Yeah, that really is the focus of the talk. If you want to focus on the problem and if people are interested in that kind of thing there is other interesting presentations that you could watch. I would recommend watching data oriented programming by Mike Acton. He talks about a lot of things in the same term so that's interesting. Definitely follow there and fall in line with data oriented programming. There is a lot to learn in that field.
We have one question. Is there anything Tree-Buf is bad for?

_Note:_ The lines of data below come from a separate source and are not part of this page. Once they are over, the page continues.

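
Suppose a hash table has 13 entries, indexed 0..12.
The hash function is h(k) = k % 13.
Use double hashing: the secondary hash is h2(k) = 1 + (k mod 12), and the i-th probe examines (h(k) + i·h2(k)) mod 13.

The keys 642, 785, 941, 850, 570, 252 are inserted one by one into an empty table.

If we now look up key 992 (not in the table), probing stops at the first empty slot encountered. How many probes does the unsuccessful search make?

642 hashes to 5; slot 5 is free => place at 5.
785 hashes to 5, h2=6; 5 taken => place at 11.
941 hashes to 5, h2=6; 5,11 taken => place at 4.
850 hashes to 5, h2=11; 5 taken => place at 3.
570 hashes to 11, h2=7; 11,5 taken => place at 12.
252 hashes to 5, h2=1; 5 taken => place at 6.
Table: [., ., ., 850, 941, 642, 252, ., ., ., ., 785, 570]
Lookup 992: h=4, h2=9, probe 4,0 → slot 0 empty, not found.

2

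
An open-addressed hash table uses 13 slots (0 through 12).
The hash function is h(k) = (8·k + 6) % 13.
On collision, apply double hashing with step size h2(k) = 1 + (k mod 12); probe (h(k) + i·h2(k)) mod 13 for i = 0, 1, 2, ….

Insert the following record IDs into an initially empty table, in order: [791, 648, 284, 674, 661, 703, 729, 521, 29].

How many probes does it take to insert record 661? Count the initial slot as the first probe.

791 hashes to 3; slot 3 is free => place at 3.
648 hashes to 3, h2=1; 3 taken => place at 4.
284 hashes to 3, h2=9; 3 taken => place at 12.
674 hashes to 3, h2=3; 3 taken => place at 6.
661 hashes to 3, h2=2; 3 taken => place at 5.
703 hashes to 1; slot 1 is free => place at 1.
729 hashes to 1, h2=10; 1 taken => place at 11.
521 hashes to 1, h2=6; 1 taken => place at 7.
29 hashes to 4, h2=6; 4 taken => place at 10.
Table: [-, 703, -, 791, 648, 661, 674, 521, -, -, 29, 729, 284]

2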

Sure. Tree-Buf is taking advantage of being able to like find predictability in data with arrays. If you -- if you want to do server to server communication for things which do not contain arrays, maybe something like protobuff would be better for that. It tries hard not to be bad in that case where there are no arrays but there are some fundamental tradeoffs that wherever Tree-Buf can optimize with arrays. We are doing pretty well in that area with other serialization formats.
And we are running out of time. OK.
I am going to stick around in the chat so if anyone has questions there, I will answer them.
Thanks, again, Zac for the great presentation. And the next session is starting in 10 minutes, I believe. I will see you later.